July 30, 1953: "It was from River Beds, 85 miles away from the control office at the Agency, that a desperate call for help came in recently. A child was very ill, could the doctor rush out? Dr. F.D. Wilder was already needed locally on a rush call but he came to the radio, asked numerous questions and made his diagnosis. Medicine would be rushed out. Pilot Dick Smith then came into the picture, was given the prescription which he fastened to a small parachute. He flew out to River Beds, and in spite of a high wind, dropped the precious package right at the tower doorway. Dr. Wilder kept at the case by radio and a few days later came word “temperature and disposition back to normal.”(Herald and News)
July 1, 1959: Advertisement for bids, Klamath Tribes, a 67 foot steel tower with a 12x16 cabin. Black Hills Unit. (The Oregonian)
January 15, 1963: "Air markings have been painted on all except Riverbeds Butte which at present does not lend itself to air marking. This tower is made of steel with a 7x7 cab. The cab is in a poor state of repair and badly needs replacing." (A memo from the Bly District Ranger to the Forest Supervisor)
1969: Manned only in emergencies. (After lightning storms or high hazard days.) The living quarters is manned each year as a fireman station.
1972: Comments on the 1972 Lookout Condition Report: Riverbed lookout tower is steel guyed approximately one-half way up the tower. The guys do not have thimbles. The steel structure is in good shape. Stairs in good shape. Paint is peeling on the inside of the cab. There are two windows out in the quarters. Windows are needed in both the quarters and the tower. The fire-finder should be grounded. This is a good emergency tower. No major maintenance required.
1974: Evaluation of this site indicates that it qualifies under the Potable Water Program. Presently the site consists of a spring with a spring box and a gravity flow outlet. Proposed corrective measures include repair work on spring box and treatment and disinfection as required.. from a 1974 Project evaluation.
The NGS Data Sheet
DESCRIBED BY COAST AND GEODETIC SURVEY 1948 (MTP) THE STATION IS LOCATED ABOUT 24 MILES NORTHEAST OF SPRAGUE RIVER, 15.5 MILES NORTH-NORTHWEST OF BLY, AND ABOUT 1/2 MILE SOUTHEAST OF THE RIVERBED FIRE LOOKOUT TOWER, ON A WOODED ROCKY POINT, THE HIGHEST IN THE VICINITY.
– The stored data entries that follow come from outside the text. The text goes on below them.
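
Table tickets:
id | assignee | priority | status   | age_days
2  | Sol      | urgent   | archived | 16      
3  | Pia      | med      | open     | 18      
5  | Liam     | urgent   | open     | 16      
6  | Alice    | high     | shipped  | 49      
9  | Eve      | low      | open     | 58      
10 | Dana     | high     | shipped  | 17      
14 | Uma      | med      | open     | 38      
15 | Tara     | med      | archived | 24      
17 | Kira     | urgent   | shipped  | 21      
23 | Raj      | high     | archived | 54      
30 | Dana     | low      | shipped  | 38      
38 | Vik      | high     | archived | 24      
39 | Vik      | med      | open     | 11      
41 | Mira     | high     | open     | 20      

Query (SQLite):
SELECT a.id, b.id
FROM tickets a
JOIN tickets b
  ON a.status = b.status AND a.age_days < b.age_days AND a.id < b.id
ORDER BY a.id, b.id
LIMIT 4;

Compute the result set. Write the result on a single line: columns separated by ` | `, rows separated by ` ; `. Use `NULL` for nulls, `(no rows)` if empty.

Pairs (a,b) with same status, a.age_days < b.age_days, a.id < b.id.
status groups: archived:{2,15,23,38} open:{3,5,9,14,39,41} shipped:{6,10,17,30}
Ordered by (a.id, b.id); first 4.

2 | 15 ; 2 | 23 ; 2 | 38 ; 3 | 9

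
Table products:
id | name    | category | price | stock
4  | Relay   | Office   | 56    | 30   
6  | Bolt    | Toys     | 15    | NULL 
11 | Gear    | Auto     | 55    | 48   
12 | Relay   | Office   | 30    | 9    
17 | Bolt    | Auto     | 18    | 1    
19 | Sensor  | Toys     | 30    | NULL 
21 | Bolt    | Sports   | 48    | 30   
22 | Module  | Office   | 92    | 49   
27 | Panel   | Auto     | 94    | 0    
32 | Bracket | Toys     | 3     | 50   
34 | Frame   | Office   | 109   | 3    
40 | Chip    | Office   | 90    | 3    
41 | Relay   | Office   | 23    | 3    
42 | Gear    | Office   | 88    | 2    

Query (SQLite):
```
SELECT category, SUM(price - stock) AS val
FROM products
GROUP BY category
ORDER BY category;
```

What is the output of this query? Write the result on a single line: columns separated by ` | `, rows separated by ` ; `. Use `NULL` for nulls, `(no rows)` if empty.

For each row compute price - stock.
Group by category; take SUM of the expression per group.
  Auto: ids {11, 17, 27} → SUM(price - stock)=118
  Office: ids {4, 12, 22, 34, 40, 41, 42} → SUM(price - stock)=389
  Sports: ids {21} → SUM(price - stock)=18
  Toys: ids {6, 19, 32} → SUM(price - stock)=-47

Auto | 118 ; Office | 389 ; Sports | 18 ; Toys | -47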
TO REACH THE STATION FROM THE POST OFFICE AT BEATTY, GO EAST ON STATE HIGHWAY 66 FOR 9.0 MILES TO A SIDE ROAD LEFT. TURN LEFT AS PER SIGN HORSE GLADES AND GO NORTH FOR 12.4 MILES TO A SIDE ROAD LEFT. GO WEST ON CINDER PAVED ROAD FOR 5.5 MILES TO A SIDE ROAD RIGHT AT AN OLD LUMBER CAMP. TURN RIGHT AND GO EAST THROUGH CAMP AND UP HILL FOR 1.6 MILES TO FORK JUST AFTER MAKING SHARP LEFT, TURN RIGHT AND GO NORTH AND EAST ON OLD LOGGING ROAD FOR 1.0 MILE TO THE END OF THE ROAD. FROM HERE PACK NORTH TO THE HIGHEST POINT AND STATION SITE.